Open letter to the mayor of Odessa, Mr Gennadiy Trukhanov.

Dear Mr Mayor,

I am but a mere visitor to Odessa. It´s my third time here; a week in the summer of 2011, three weeks in December 2012 and January 2013 and almost six weeks this time around. I think it´s fair to say I know your city better than most people who doesn´t live here or originate from here. And I do like it – a lot. I have friends here. I have made friends here. And I could easily see myself living here one day.

The Ukraine of today is facing challenges and problems on many levels. For decision makers, it´ll always be a matter of deciding in which order to take these on. The problem that´s on my agenda is not one of the most serious ones facing neither the country nor the city. Far from it, in fact. But what does bother me about it is that it is an absolutely unnecessary problem, and it could be solved with a bit of firm decision-making but without spending much money. If implemented, I believe it would make Odessa a much more attractive city in the eyes of the visitors. The problem? The mental traffic situation.

I have traveled through megalopolis cities like Mexico City, Teheran and Rio de Janeiro. Traffic there is best described as mayhem. But as a visitor and pedestrian, I felt safer there than in the much, much smaller town of Odessa. I don´t remember having so little faith in drivers seeing me and respecting me in any of those cities, as I´ve experienced on every single visit in Odessa. This is due to the absolute lack of respect from drivers, on the sheer size and speed of many cars and on the way the sidewalks are used. My image of the traffic situation here is as follows.

Parked cars on sidewalks. A sight far too common.

Parked cars on sidewalks. A sight far too common.

I see broad and beautiful sidewalks being used as parking lots, making it difficult (sometimes almost impossible) to walk there. To start with, the sidewalks here are not always easy to walk on. They are not evenly paved and they are at times poorly maintained. Then, you add a lot of parked cars to that. On several occasions this have forced me to walk in the street instead of walking on the sidewalk! The concept of a sidewalk is to keep pedestrians and cars apart, not pushing pedestrians out among the cars. I assume that this concept also applies to Odessa. I consider myself a healthy middle-aged man. If I experience problems, what do you think the elderly or parents out walking with their children are experiencing?
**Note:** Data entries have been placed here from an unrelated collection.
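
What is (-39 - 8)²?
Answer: 2209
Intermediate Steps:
(-39 - 8)² = (-47)² = 2209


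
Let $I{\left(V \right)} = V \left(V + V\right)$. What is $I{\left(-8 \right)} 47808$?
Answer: $6119424$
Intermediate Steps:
$I{\left(V \right)} = 2 V^{2}$ ($I{\left(V \right)} = V 2 V = 2 V^{2}$)
$I{\left(-8 \right)} 47808 = 2 \left(-8\right)^{2} \cdot 47808 = 2 \cdot 64 \cdot 47808 = 128 \cdot 47808 = 6119424$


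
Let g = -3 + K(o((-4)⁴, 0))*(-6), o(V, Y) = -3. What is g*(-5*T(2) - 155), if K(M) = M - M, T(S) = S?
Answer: 495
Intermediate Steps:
K(M) = 0
g = -3 (g = -3 + 0*(-6) = -3 + 0 = -3)
g*(-5*T(2) - 155) = -3*(-5*2 - 155) = -3*(-10 - 155) = -3*(-165) = 495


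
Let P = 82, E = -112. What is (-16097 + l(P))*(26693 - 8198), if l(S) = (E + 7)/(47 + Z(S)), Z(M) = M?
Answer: -12802349970/43 ≈ -2.9773e+8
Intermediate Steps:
l(S) = -105/(47 + S) (l(S) = (-112 + 7)/(47 + S) = -105/(47 + S))
(-16097 + l(P))*(26693 - 8198) = (-16097 - 105/(47 + 82))*(26693 - 8198) = (-16097 - 105/129)*18495 = (-16097 - 105*1/129)*18495 = (-16097 - 35/43)*18495 = -692206/43*18495 = -12802349970/43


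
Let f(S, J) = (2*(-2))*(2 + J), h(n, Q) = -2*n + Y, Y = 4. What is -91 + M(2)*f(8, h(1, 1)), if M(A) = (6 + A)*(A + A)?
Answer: -603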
I see cars that, while waiting for their turn to get the green light, pull up so far that although I have a green light I´m facing a wall of cars standing where I am suppose to cross the street! As a result, pedestrians (again) get pushed towards the traffic that’s moving.

I see cars driving 80 km/h or faster in the inner city area. A big part of the cars here, bigger than I have yet to see somewhere else, are SUV´s. In short: they are big. Two things when I see a hoard of big cars speeding down “my” street (Pushkinska): it´s dangerous and it´s unnecessary. It´s unnecessary because they don´t have to drive that fast. They just like it. And they are allowed to do it. It´s dangerous because while the drivers have their cars as protection, pedestrians have nothing. A pedestrian that gets hit by one of those cars will simply just die if something happens. The car might get scratched. You have to ask yourself if you want to protect the people or the cars.

All this tells me two things about Odessa. First, it is sign of weak (or absent) city government. Second, cars are considered more important than people. From my perspective, three things need to be done. The first step is banning all parking on sidewalks. Then, you put in a number of speed bumps (a few already exist) on every inner city street. Finally, you paint white stop lines for the cars and zebras (crossings) for the pedestrians. This would create a situation where cars won´t be able to do more than 40 km/h, where the cars would actually be on the streets (and not on the sidewalks) the whole time and create a more safe environment for everyone on the streets of Odessa. And then, if you truly are interested in turning downtown into a tourist friendly, no to a people friendly, area you turn Hretska, Deribasivska and Lanzheronivska into walking streets. All of them, all the way from start to end. There would be room for more activities, more restaurants and a much nicer environment downtown.

I have actually read the Odessa Economic and Social Development strategy 2022, a document you claim “determines the principal goal of the economic and social development: to transform Odessa to a city where one would like to live in” ( Now, you talk about modernizing on many levels in your city. Traffic is sadly not one of them. It should be. It has to be. Without modernizing the traffic situation, your work in creating tourist clusters and attracting those groups you are talking about will never be taken seriously.

But no matter what you decide to do, it´s all about one fundamental question: Do you want to be mayor over a city that prioritizes its inhabitants over its cars or the cars over its inhabitants?